Monday, July 07, 2014

Penny Thoughts ‘14—A Field in England (2014) ***

NR, 90 min.
Director: Ben Wheatley
Writer: Amy Jump
Starring: Julian Barrett, Peter Ferdinando, Richard Glover, Reece Shearsmith, Michael Smiley, Ryan Pope
Voice: Sara Dee

“A Field in England” is one of those movies that is probably enhanced by watching under the influence of a serious hallucinogen. It’s shot in black & white so your mind can fill in the colors. That being said, it also takes place in a setting that seems very non-psychedelic. It takes place amid the Civil War in 17th Century England. Before this film I knew nothing of any Civil War in England in the 17th Century, and now I still don’t. I think the setting probably has some significance that would be lost on most Americans, myself included, but it is of little importance when all is said and done.

Coming from the minds of writer Amy Jump and director Ben Wheatley, its strange nature comes as little surprise. They are the filmmaking pair that brought us last year’s sublimely dark comedy “Sightseers” about a couple that turns to serial killing during a sightseeing trip through some of the blandest locations in England. They also are responsible for the surprising thriller “Kill List” and Wheatley gave us the caustic crime family comedy “Down Terrace”. All of these films are pure originals and “A Field in England” joins Wheatley’s growing list of films like none others you’ve seen.

It follows a group of soldiers who go AWOL from the front lines of the battlefield. Their escape from battle is hardly four acts of whim, however, as it turns out one of them has an agenda spearheaded by another man, played by Wheatley regular Michael Smiley, who joins them in a rather unusual manner. I believe this man is the devil, although it is never said outright. Another man appears to be a coward, but he also seems to have a stronger religious core than the rest. But maybe I’m reading into that too much. I don’t really know. Again, some heavy drugs might help with opening the audience’s minds to interpretation.

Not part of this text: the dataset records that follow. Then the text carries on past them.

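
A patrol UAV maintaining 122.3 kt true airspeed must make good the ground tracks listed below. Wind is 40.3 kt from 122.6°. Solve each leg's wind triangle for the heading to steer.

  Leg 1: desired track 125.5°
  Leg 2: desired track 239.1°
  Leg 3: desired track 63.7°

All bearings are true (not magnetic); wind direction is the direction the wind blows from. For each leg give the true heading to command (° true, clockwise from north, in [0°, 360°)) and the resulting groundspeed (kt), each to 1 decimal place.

Leg 1: heading=124.5°, groundspeed=82.0 kt
Leg 2: heading=221.9°, groundspeed=134.8 kt
Leg 3: heading=80.1°, groundspeed=96.5 kt

Leg 1: desired track 125.5°; wind correction -1.0° → command heading 124.5°, groundspeed 82.0 kt
Leg 2: desired track 239.1°; wind correction -17.2° → command heading 221.9°, groundspeed 134.8 kt
Leg 3: desired track 63.7°; wind correction +16.4° → command heading 80.1°, groundspeed 96.5 kt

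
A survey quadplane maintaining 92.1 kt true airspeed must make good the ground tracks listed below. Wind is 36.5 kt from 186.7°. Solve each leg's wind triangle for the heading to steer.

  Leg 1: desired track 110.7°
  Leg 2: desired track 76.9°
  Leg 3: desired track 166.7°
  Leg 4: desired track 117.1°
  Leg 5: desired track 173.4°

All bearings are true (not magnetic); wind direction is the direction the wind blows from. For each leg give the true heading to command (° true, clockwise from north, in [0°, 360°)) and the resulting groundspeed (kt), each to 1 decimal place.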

I can’t say that “A Field in England” is quite as wonderful as Wheatley’s other treasures, but it is certainly interesting and probably his most original vision. It will play well to those who have embraced Wheatley’s dark nature, and it contains some of his most stunning photography to date despite the fact that the whole film seems contained within a very confined location. Even the battle scenes at the beginning of the film appear to be shot along the same hedgerow of the field in which the men camp out for most of the story. There’s a theme of redemption and salvation hidden at the end the film’s dark and mind-scrambling core of apparent damnation. It reminded me a good deal of the original “The Wicker Man” in that sense.